Amir Ohana may have to defend his right to select an interim candidate before the Supreme Court if Attorney General Mandelblit decides to fight.
By Batya Jerenberg, World Israel News
Justice Minister Amir Ohana announced Tuesday that he has chosen Deputy District Attorney Orly Ben Ari-Ginsberg as interim State Attorney, in defiance of a recent ruling by the attorney general that only he can pick the candidate for the important legal position.
In his statement to the media, Ohana said that Ben Ari-Ginsberg’s “rich experience in a variety of fields and especially in the criminal field, her vast knowledge and management tools – make her the most suitable candidate for the important role of acting State Attorney…
“I have no doubt that Orly will work to preserve everything worth preserving, and contribute to strengthening public confidence in this extremely important system,” he said.
The appointment is only for three months, since the special committee that would normally select a new state attorney cannot be formed in a transition government.
If needed, the appointment can be extended for a further three months.

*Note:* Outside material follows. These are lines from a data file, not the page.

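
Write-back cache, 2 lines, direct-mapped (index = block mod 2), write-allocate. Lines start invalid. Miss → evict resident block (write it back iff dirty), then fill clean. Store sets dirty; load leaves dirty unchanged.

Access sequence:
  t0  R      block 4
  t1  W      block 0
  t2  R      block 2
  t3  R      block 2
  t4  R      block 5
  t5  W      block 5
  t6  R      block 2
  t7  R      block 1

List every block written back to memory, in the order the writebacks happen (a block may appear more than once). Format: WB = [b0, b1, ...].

0: R B4 -> L0 miss  d=-]
1: W B0 -> L0 miss  d=D]
2: R B2 -> L0 miss wb->B0  d=-]
3: R B2 -> L0 hit  d=-]
4: R B5 -> L1 miss  d=-]
5: W B5 -> L1 hit  d=D]
6: R B2 -> L0 hit  d=-]
7: R B1 -> L1 miss wb->B5  d=-]

WB = [0, 5]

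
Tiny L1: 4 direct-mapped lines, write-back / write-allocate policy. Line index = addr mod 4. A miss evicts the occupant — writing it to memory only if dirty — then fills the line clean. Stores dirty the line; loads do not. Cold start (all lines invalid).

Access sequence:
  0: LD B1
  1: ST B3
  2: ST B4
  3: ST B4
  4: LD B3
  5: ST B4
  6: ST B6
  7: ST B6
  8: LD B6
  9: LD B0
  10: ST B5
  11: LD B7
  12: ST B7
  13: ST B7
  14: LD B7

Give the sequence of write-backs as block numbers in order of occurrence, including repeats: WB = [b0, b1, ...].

  0 | R B1 → L1 miss [-]
  1 | W B3 → L3 miss [D]
  2 | W B4 → L0 miss [D]
  3 | W B4 → L0 hit [D]
  4 | R B3 → L3 hit [D]
  5 | W B4 → L0 hit [D]
  6 | W B6 → L2 miss [D]
  7 | W B6 → L2 hit [D]
  8 | R B6 → L2 hit [D]
  9 | R B0 → L0 miss wb→B4 [-]
  10 | W B5 → L1 miss [D]
  11 | R B7 → L3 miss wb→B3 [-]
  12 | W B7 → L3 hit [D]
  13 | W B7 → L3 hit [D]
  14 | R B7 → L3 hit [D]

WB = [4, 3]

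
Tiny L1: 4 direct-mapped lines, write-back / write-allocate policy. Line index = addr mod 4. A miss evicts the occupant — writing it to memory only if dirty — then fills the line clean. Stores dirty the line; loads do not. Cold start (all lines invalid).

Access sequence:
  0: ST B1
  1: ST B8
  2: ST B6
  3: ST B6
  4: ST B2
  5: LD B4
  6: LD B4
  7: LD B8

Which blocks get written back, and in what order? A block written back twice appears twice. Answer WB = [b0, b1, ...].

WB = [6, 8]

0: W B1 -> L1 miss  d=D]
1: W B8 -> L0 miss  d=D]
2: W B6 -> L2 miss  d=D]
3: W B6 -> L2 hit  d=D]
4: W B2 -> L2 miss wb->B6  d=D]
5: R B4 -> L0 miss wb->B8  d=-]
6: R B4 -> L0 hit  d=-]
7: R B8 -> L0 miss  d=-]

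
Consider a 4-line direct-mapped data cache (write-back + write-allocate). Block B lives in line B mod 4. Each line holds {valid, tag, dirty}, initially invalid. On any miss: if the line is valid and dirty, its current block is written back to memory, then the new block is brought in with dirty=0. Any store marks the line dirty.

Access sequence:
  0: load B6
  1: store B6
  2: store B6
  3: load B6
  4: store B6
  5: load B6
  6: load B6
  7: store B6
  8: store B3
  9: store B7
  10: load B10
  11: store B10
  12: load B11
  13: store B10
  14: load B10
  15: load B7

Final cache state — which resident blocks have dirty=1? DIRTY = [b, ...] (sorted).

DIRTY = [10]

0: R B6 → L2 miss [-]
1: W B6 → L2 hit [D]
2: W B6 → L2 hit [D]
3: R B6 → L2 hit [D]
4: W B6 → L2 hit [D]
5: R B6 → L2 hit [D]
6: R B6 → L2 hit [D]
7: W B6 → L2 hit [D]
8: W B3 → L3 miss [D]
9: W B7 → L3 miss wb→B3 [D]
10: R B10 → L2 miss wb→B6 [-]
11: W B10 → L2 hit [D]
12: R B11 → L3 miss wb→B7 [-]
13: W B10 → L2 hit [D]
14: R B10 → L2 hit [D]
15: R B7 → L3 miss [-]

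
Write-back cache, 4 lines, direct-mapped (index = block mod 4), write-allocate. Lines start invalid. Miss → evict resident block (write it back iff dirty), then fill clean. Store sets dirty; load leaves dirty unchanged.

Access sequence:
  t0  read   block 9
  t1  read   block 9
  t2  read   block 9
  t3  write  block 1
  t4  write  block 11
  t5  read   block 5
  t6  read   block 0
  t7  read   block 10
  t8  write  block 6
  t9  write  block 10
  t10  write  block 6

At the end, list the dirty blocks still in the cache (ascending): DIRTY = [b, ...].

0: R B9 -> L1 miss  d=-]
1: R B9 -> L1 hit  d=-]
2: R B9 -> L1 hit  d=-]
3: W B1 -> L1 miss  d=D]
4: W B11 -> L3 miss  d=D]
5: R B5 -> L1 miss wb->B1  d=-]
6: R B0 -> L0 miss  d=-]
7: R B10 -> L2 miss  d=-]
8: W B6 -> L2 miss  d=D]
9: W B10 -> L2 miss wb->B6  d=D]
10: W B6 -> L2 miss wb->B10  d=D]

DIRTY = [6, 11]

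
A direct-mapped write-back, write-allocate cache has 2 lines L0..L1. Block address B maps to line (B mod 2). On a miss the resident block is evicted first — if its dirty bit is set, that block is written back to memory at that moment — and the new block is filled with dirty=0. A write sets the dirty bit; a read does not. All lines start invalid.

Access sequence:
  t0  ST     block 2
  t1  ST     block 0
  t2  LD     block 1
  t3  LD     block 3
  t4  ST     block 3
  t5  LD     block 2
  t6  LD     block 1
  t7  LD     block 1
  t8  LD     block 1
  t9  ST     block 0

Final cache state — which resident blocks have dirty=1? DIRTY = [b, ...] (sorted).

DIRTY = [0]

0: W B2 → L0 miss [D]
1: W B0 → L0 miss wb→B2 [D]
2: R B1 → L1 miss [-]
3: R B3 → L1 miss [-]
4: W B3 → L1 hit [D]
5: R B2 → L0 miss wb→B0 [-]
6: R B1 → L1 miss wb→B3 [-]
7: R B1 → L1 hit [-]
8: R B1 → L1 hit [-]
9: W B0 → L0 miss [D]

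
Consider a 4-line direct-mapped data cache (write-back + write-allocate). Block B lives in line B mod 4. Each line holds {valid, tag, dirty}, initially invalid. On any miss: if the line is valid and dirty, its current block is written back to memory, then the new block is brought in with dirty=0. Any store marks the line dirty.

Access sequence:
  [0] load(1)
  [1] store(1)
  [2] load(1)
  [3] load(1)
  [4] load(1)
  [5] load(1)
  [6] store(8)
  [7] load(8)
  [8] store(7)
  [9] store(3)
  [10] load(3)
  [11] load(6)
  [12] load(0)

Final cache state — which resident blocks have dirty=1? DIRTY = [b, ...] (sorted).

0: R B1 -> L1 miss  d=-]
1: W B1 -> L1 hit  d=D]
2: R B1 -> L1 hit  d=D]
3: R B1 -> L1 hit  d=D]
4: R B1 -> L1 hit  d=D]
5: R B1 -> L1 hit  d=D]
6: W B8 -> L0 miss  d=D]
7: R B8 -> L0 hit  d=D]
8: W B7 -> L3 miss  d=D]
9: W B3 -> L3 miss wb->B7  d=D]
10: R B3 -> L3 hit  d=D]
11: R B6 -> L2 miss  d=-]
12: R B0 -> L0 miss wb->B8  d=-]

DIRTY = [1, 3]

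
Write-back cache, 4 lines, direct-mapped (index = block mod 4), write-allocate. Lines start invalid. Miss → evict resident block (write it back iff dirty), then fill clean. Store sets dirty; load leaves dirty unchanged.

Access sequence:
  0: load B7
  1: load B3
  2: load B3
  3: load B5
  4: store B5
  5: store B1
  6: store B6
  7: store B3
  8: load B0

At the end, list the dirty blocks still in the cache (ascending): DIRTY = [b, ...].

DIRTY = [1, 3, 6]

  0 | R B7 → L3 miss [-]
  1 | R B3 → L3 miss [-]
  2 | R B3 → L3 hit [-]
  3 | R B5 → L1 miss [-]
  4 | W B5 → L1 hit [D]
  5 | W B1 → L1 miss wb→B5 [D]
  6 | W B6 → L2 miss [D]
  7 | W B3 → L3 hit [D]
  8 | R B0 → L0 miss [-]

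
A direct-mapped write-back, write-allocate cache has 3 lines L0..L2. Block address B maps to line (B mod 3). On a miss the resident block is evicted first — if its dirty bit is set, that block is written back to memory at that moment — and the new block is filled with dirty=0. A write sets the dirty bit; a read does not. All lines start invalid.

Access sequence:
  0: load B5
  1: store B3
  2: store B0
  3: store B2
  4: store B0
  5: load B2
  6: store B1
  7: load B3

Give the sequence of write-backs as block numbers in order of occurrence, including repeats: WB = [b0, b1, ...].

WB = [3, 0]

  0 | R B5 → L2 miss [-]
  1 | W B3 → L0 miss [D]
  2 | W B0 → L0 miss wb→B3 [D]
  3 | W B2 → L2 miss [D]
  4 | W B0 → L0 hit [D]
  5 | R B2 → L2 hit [D]
  6 | W B1 → L1 miss [D]
  7 | R B3 → L0 miss wb→B0 [-]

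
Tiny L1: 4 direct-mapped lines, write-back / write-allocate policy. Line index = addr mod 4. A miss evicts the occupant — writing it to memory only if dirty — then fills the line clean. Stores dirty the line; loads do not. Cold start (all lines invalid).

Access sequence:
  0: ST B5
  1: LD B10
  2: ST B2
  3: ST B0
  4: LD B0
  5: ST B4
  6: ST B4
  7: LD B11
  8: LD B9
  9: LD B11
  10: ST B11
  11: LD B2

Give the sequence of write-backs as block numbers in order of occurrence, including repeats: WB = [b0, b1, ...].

WB = [0, 5]

0: W B5 → L1 miss [D]
1: R B10 → L2 miss [-]
2: W B2 → L2 miss [D]
3: W B0 → L0 miss [D]
4: R B0 → L0 hit [D]
5: W B4 → L0 miss wb→B0 [D]
6: W B4 → L0 hit [D]
7: R B11 → L3 miss [-]
8: R B9 → L1 miss wb→B5 [-]
9: R B11 → L3 hit [-]
10: W B11 → L3 hit [D]
11: R B2 → L2 hit [D]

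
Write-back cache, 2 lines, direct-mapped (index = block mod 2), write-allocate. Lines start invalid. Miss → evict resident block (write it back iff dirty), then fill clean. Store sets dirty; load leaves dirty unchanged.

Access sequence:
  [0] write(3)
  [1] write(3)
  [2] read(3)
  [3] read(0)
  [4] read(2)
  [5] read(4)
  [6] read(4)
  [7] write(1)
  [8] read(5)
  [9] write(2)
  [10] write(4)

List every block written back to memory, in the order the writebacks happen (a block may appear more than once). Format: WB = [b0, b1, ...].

0: W B3 -> L1 miss  d=D]
1: W B3 -> L1 hit  d=D]
2: R B3 -> L1 hit  d=D]
3: R B0 -> L0 miss  d=-]
4: R B2 -> L0 miss  d=-]
5: R B4 -> L0 miss  d=-]
6: R B4 -> L0 hit  d=-]
7: W B1 -> L1 miss wb->B3  d=D]
8: R B5 -> L1 miss wb->B1  d=-]
9: W B2 -> L0 miss  d=D]
10: W B4 -> L0 miss wb->B2  d=D]

WB = [3, 1, 2]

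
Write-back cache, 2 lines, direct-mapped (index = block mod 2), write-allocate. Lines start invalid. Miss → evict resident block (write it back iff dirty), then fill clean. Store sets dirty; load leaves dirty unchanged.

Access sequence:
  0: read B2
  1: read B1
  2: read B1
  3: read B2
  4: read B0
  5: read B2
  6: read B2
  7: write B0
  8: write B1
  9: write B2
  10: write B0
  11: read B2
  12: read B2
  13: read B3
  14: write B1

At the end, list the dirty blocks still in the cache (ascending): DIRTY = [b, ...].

DIRTY = [1]

0: R B2 -> L0 miss  d=-]
1: R B1 -> L1 miss  d=-]
2: R B1 -> L1 hit  d=-]
3: R B2 -> L0 hit  d=-]
4: R B0 -> L0 miss  d=-]
5: R B2 -> L0 miss  d=-]
6: R B2 -> L0 hit  d=-]
7: W B0 -> L0 miss  d=D]
8: W B1 -> L1 hit  d=D]
9: W B2 -> L0 miss wb->B0  d=D]
10: W B0 -> L0 miss wb->B2  d=D]
11: R B2 -> L0 miss wb->B0  d=-]
12: R B2 -> L0 hit  d=-]
13: R B3 -> L1 miss wb->B1  d=-]
14: W B1 -> L1 miss  d=D]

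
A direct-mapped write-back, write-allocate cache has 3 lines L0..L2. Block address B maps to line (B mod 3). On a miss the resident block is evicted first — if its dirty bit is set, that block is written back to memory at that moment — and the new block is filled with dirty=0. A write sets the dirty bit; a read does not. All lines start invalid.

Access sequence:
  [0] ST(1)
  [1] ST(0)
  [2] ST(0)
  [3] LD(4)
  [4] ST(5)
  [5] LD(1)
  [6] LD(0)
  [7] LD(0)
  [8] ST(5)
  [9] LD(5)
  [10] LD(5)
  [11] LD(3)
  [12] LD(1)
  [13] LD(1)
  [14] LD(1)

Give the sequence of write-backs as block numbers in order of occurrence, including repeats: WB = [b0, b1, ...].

WB = [1, 0]

  0 | W B1 → L1 miss [D]
  1 | W B0 → L0 miss [D]
  2 | W B0 → L0 hit [D]
  3 | R B4 → L1 miss wb→B1 [-]
  4 | W B5 → L2 miss [D]
  5 | R B1 → L1 miss [-]
  6 | R B0 → L0 hit [D]
  7 | R B0 → L0 hit [D]
  8 | W B5 → L2 hit [D]
  9 | R B5 → L2 hit [D]
  10 | R B5 → L2 hit [D]
  11 | R B3 → L0 miss wb→B0 [-]
  12 | R B1 → L1 hit [-]
  13 | R B1 → L1 hit [-]
  14 | R B1 → L1 hit [-]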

Ohana’s decision was made necessary by the resignation of Shai Nitzan from the position, which had been anticipated for months and finally took effect Monday.
Ohana is openly challenging Attorney General Avichai Mandelblit with his selection, as Mandelblit had said that it was his right to choose a substitute.
Mandelblit reacted on Tuesday to the nomination, saying it “went beyond the scope of reasonableness” for Ohana to appoint someone without his approval.
Of the five candidates originally named, including Ben Ari-Ginsberg, Mandelblit gave the green light only to one: Deputy State Attorney for Criminal Matters Shlomo Lemberger.
Ohana noted the relevant clause in the law regarding temporary government appointments to show the attorney general need not be consulted. The 1959 law says that “the minister in whose office the post exists may entrust another civil servant with the post in consultation with the Civil Service Commissioner.”
Mandelblit has reportedly said that if Ohana chose someone he felt was unacceptable, he may petition the High Court of Justice to rule on the issue.
Ohana’s position is backed by Prof. Robert Aumann, the 2005 winner of the Nobel Prize in Economics. He said that the separation of powers is being dangerously eroded by Mandelblit’s claim.
“Whoever heard of such a thing?” Aumann told Israel Hayom earlier this month. “He’s not only making himself the sole commentator on the law, now he’s also changing the law as he sees fit.”
Ohana may have another fight on his hands as well, since there is also a division of opinion whether the consultation required in the law was actually carried out.
Civil Service Commissioner Daniel Hershkowitz has said it was not fulfilled. The justice minister maintains that they held two meetings and several phone conversations regarding the candidates and the legal obligation had been fulfilled.